The below is an extract from my presentation at SQL Saturday 252 on high availability and disaster recovery. This post covers the basics of SQL Server log shipping.
Log shipping is the natural extension of relying on backups alone, because it’s a process which automates the restoration of your backups. It’s basically a restore of your full backup on the day you establish log backups followed by a series of log backup restores. So on your primary server you are going to take log backups at a set interval(the default is every 15 minutes) and your secondary has a job which will periodically check for any new log backups and copy them from the primary to the secondary server. A third job will then look at the settings and restore any appropriate transaction logs. So we are achieving a few things here. Not only have we set up a warm standby of the production server which is up to date within 15-30 minutes, we are also actively confirming our log backups are usable, because if they are not log shipping will break.
One of the things that makes log shipping such an attractive DR option is that it is incredibly easy, and in most cases FREE! Why do I say most cases? Well, you basically have a passive SQL license available to you for each licensed instance, provided that it is a purely passive server for disaster recovery purposes. I’ll throw out my standard disclaimer that I’m not Microsoft, and don’t sell their licenses for them, so check with your licensing guys, because there are a few gotchas.
For all it’s simplicity, log shipping gives us a lot of flexibility. Firstly, you can logship to multiple servers. Secondly you have the option to restore the database in standby mode which allows you to report off it. Thirdly you can put in a load delay, so the secondary won’t load logs until, say, 8 hours have passed(You can configure this entirely to your own requirements). And fourthly – you can combine all the above things together to suit both your disaster recovery and business requirements. So you can have one production database taking it’s backups each 15 minutes. Then you can have a pure DR secondary which restores a copy of the database and is the target for a failover. Then add another secondary on your BI server and set that up so it’s only running restores at 8 o’clock in the morning, but doing it in read only so it can act as a data source for your BI reports. So BI is now accessing all the data in your prod database, up to the current day – and it’s not messing up production.
And because you have a load delay, when your rogue developer hits F5 in the wrong window and updates the account balance of everyone to $100(because he forgot he commented the where clause and he thought he was on the dev box anyway) – well, you can bring that standby online and grab that table data and take it back to production.
You can even logship to the same server as the production database, because logshipping allows you to rename the destination database to whatever you want. Why would you do that? Well it allows you to avoid locking issues by reporting off a second database.

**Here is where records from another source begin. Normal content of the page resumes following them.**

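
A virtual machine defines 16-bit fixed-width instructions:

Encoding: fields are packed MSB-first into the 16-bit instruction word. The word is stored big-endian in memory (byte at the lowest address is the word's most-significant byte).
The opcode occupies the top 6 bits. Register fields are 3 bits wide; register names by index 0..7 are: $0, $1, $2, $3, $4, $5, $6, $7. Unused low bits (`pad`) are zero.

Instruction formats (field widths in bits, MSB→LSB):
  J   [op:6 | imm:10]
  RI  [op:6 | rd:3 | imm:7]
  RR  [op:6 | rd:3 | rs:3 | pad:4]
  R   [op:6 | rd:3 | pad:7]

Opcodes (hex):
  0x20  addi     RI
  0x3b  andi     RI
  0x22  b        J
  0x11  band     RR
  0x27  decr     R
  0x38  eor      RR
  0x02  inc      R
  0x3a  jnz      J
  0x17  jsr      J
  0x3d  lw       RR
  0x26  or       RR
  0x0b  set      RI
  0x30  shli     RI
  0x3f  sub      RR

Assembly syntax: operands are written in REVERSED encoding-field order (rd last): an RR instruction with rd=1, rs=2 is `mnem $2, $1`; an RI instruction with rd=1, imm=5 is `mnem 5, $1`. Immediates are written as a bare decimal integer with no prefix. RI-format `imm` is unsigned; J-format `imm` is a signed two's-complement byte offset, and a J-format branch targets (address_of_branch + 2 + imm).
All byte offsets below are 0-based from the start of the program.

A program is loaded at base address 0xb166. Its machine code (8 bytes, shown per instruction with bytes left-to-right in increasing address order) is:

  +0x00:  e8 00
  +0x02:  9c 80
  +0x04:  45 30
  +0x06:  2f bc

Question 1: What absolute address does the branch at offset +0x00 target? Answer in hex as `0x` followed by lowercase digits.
0xb168

[00] e8 00 → 0xe800
  opcode bits[15:10]=0x3a: jnz/J
  [9:0] imm=0 = 0
  target = base 0xb166 + off 0x00 + 2 + imm 0 = 0xb168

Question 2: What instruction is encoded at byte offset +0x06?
[06] 2f bc → 0x2fbc
  opcode bits[15:10]=0xb: set/RI
  rd: (w>>7)&0x7=0x7 → $7
  imm: (w>>0)&0x7f=0x3c → 60

set 60, $7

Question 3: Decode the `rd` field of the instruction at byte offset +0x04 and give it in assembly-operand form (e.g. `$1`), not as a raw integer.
$2

[04] 45 30 → 0x4530
  top 6b → 0x11 → band [RR]
  rd: (w>>7)&0x7=0x2 → $2
  rs: (w>>4)&0x7=0x3 → $3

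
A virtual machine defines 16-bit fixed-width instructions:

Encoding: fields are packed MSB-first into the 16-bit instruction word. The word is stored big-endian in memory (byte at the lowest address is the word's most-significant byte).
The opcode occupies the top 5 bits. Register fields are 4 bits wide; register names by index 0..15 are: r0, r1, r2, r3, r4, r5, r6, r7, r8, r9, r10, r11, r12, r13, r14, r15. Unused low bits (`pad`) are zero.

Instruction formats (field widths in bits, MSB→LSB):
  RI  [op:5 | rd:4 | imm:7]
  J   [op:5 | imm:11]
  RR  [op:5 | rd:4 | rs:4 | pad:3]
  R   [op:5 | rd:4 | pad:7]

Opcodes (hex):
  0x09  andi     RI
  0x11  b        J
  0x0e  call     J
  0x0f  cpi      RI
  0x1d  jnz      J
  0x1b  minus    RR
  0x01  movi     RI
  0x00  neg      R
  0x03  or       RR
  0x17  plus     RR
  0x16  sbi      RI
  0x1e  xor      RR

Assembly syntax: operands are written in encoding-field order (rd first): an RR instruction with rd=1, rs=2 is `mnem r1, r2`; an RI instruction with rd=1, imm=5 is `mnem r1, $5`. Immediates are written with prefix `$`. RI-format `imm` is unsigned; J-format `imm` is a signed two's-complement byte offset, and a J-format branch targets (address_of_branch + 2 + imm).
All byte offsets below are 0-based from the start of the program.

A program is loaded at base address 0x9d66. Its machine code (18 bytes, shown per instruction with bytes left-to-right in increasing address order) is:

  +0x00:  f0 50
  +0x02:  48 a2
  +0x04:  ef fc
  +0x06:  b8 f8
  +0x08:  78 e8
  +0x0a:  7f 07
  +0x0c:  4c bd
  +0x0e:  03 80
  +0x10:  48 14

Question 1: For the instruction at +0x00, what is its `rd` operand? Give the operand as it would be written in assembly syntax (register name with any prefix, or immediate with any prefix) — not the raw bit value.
r0

+0x00: f0 50 ⇒ word 0xf050 (big)
  opcode bits[15:11]=0x1e: xor/RR
  rd: (w>>7)&0xf=0x0 → r0
  rs: (w>>3)&0xf=0xa → r10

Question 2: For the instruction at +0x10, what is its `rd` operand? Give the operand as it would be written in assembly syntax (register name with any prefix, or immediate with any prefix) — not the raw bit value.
r0

@+10  big-endian(48 14) = 0x4814
  opcode bits[15:11]=0x9: andi/RI
  rd@[10:7]=0x0 ⇒ r0
  imm@[6:0]=0x14 ⇒ $20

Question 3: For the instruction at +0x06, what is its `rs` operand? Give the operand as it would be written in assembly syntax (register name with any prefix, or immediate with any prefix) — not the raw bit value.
r15

off 0x06: read b8 f8 as big → 0xb8f8
  top 5b → 0x17 → plus [RR]
  rd: (w>>7)&0xf=0x1 → r1
  rs: (w>>3)&0xf=0xf → r15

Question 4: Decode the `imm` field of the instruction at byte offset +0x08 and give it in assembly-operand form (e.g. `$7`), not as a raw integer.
off 0x08: read 78 e8 as big → 0x78e8
  op=0x78e8>>11=0xf ⇒ cpi (RI)
  rd@[10:7]=0x1 ⇒ r1
  imm@[6:0]=0x68 ⇒ $104

$104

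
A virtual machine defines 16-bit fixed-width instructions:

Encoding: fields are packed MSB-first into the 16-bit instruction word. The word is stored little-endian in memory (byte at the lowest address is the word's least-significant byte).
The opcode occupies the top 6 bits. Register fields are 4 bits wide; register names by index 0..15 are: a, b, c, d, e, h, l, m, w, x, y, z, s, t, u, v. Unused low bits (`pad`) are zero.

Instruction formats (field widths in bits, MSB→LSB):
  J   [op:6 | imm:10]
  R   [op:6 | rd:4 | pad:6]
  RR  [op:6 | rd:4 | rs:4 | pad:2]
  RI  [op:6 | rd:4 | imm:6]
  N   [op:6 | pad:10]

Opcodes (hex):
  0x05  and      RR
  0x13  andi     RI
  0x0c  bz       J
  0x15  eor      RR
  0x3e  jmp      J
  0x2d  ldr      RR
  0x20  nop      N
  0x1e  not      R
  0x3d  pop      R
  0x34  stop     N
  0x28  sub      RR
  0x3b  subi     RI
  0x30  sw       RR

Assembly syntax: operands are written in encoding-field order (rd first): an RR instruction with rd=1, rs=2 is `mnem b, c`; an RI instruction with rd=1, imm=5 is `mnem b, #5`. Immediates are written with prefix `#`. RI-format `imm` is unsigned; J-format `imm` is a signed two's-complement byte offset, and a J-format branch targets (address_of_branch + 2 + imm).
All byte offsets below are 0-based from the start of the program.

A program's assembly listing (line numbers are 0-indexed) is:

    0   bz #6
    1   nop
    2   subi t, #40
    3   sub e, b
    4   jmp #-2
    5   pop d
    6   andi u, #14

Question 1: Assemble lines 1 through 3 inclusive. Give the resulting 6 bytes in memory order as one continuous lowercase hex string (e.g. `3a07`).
008068ef04a1

L1: nop op=0x20:6|pad=0:10 ⇒ 0x8000 ⇒ little 00 80
L2: subi op=0x3b:6|rd=13:4|imm=40:6 ⇒ 0xef68 ⇒ little 68 ef
L3: sub op=0x28:6|rd=4:4|rs=1:4|pad=0:2 ⇒ 0xa104 ⇒ little 04 a1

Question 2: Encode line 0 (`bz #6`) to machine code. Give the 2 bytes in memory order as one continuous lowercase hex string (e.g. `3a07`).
0630

L0: bz op=0xc:6|imm=6:10 ⇒ 0x3006 ⇒ little 06 30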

There’s a few gotchas though. Firstly log shipping relies on your recovery chain being intact. If someone takes a single log backup that isn’t available to the secondary then logshipping is going to break. Remember that log shipping is just the process of going through a regular restore. If you lose a log backup out of your regular recovery chain then you can’t restore further. Of course, personally I’d prefer find out some rogue 3rd party application is taking random log backups by log shipping falling over than in a live disaster situation. Setting up log shipping has actually revealed exactly this issue on more than one client site I’ve dealt with.
Secondly – if you want to use the secondary server to report off then it is considered a production server for licensing purposes. You can also have only one passive standby license. So while you can theoretically have as many logshipped secondaries as you like, after the first one you are paying for them all.